By the time Anita Soina turned 21, she had already become one of Kenya’s most visible climate activists. Now in her mid-twenties, she’s not just rallying for the environment, she’s reshaping how Africa’s youth, women, and indigenous communities are seen and heard in climate leadership spaces, from local councils to global summits.
Born into a Maasai pastoralist community in Kajiado County, Soina grew up in an environment where the impacts of climate change weren’t abstract, they were personal. Droughts weren’t statistics. They missed school days, lost livestock, and the disappearance of traditional ways of life. This early exposure to the fragile balance between people and nature seeded her passion for environmental advocacy.
In 2018, at just 18 years old, she founded The Spice Warriors, a youth-led environmental movement focused on afforestation, education, and simplifying climate issues for grassroots communities. The group has since planted thousands of trees, educated schools across Kenya, and helped shift the environmental conversation from boardrooms to classrooms and rural villages.
But for Soina, awareness was just the beginning.
In 2020, she launched The Soina Foundation, a broader initiative aimed at tackling issues interlinked with environmental degradation, menstrual hygiene, access to clean water, food security, and gender equity. The foundation works at the intersection of climate resilience and community wellbeing, with programs that bring sanitation solutions, period products, and youth education to under-resourced communities.
That same year, she authored The Green War, a memoir-meets-manifesto that blends her personal journey with a deep dive into climate politics and advocacy in the Global South. The book, widely read in African activist circles, doubled as a call-to-action for young people often sidelined in decision-making processes around climate justice.
From Climate Voice to Political Candidate
In a bold move that set her apart from many youth activists, Soina announced her candidacy for Member of Parliament in Kenya’s 2022 elections. Her campaign focused on integrating environmental action into legislative priorities, advocating for climate-responsive policies, and ensuring that underserved communities — particularly indigenous groups and youth — were included in the policymaking process. While she didn’t win the seat, her run was symbolic: it signaled a new kind of political leadership emerging across Africa — one that’s young, unapologetically activist, and deeply rooted in community realities.

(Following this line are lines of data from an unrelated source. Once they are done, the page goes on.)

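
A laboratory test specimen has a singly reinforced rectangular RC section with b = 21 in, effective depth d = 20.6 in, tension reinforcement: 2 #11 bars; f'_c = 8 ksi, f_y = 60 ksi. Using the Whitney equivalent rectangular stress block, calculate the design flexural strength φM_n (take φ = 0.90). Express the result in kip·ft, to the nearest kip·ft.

φM_n ≈ 280 kip·ft

A_s = 2 × 1.56 = 3.12 in².
T = A_s f_y = 3.12 × 60 = 187.2 kips.
a = T/(0.85 f'_c b) = 187.2/(0.85 × 8 × 21) = 1.311 in.
M_n = T(d − a/2) = 187.2 × (20.6 − 0.6555) = 3733.6 kip·in = 3733.6/12 = 311.13 kip·ft.
φM_n = 0.90 × 311.13 = 280.02 kip·ft.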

A Summit Speech Framed by Crisis
In 2024, Soina attended the Green Vision Summit and Expo in Malta in her capacity as a global ambassador. At the time, her home country was facing one of the most devastating climate-related disasters in recent history. Heavy rainfall, intensified by El Niño conditions, led to widespread flooding across more than 30 counties in Kenya. Over 500,000 people were displaced, hundreds lost their lives, and thousands of schools and farms were destroyed.
During the summit, Soina publicly acknowledged the crisis unfolding back home, highlighting the urgency of climate adaptation and the unequal burden borne by communities in the Global South. Though not widely reported in global press, her remarks — documented in part through her own social media — were a poignant reminder that for many young leaders, the climate crisis is not a future threat; it’s a present emergency.
Her presence at GVSE brought visibility to a real-time disaster, positioning her not just as a delegate, but as a conduit between lived reality and international dialogue.
Global Platforms, Local Truths
In 2023, Soina was appointed Global Youth Champion for Sanitation and Water for All (SWA), a UN-hosted role. Through this platform, she has continued to elevate youth voices at international forums while staying grounded in the indigenous experiences that shaped her activism. She has spoken at major global events including the UN Water Conference, Stockholm+50, and several COP climate summits not as a symbolic youth presence, but as a data-informed, community-driven voice pushing for accountability and climate equity.
At a time when the global climate movement is grappling with issues of representation, inclusion, and intergenerational justice, Soina offers a compelling template for what the next era of leadership could look like: deeply local, proudly African, and boldly unapologetic.
As she expands The Soina Foundation’s footprint across East Africa and eyes a return to public office, one thing is clear — she is not waiting to be handed a seat at the table. She’s helping to rebuild it.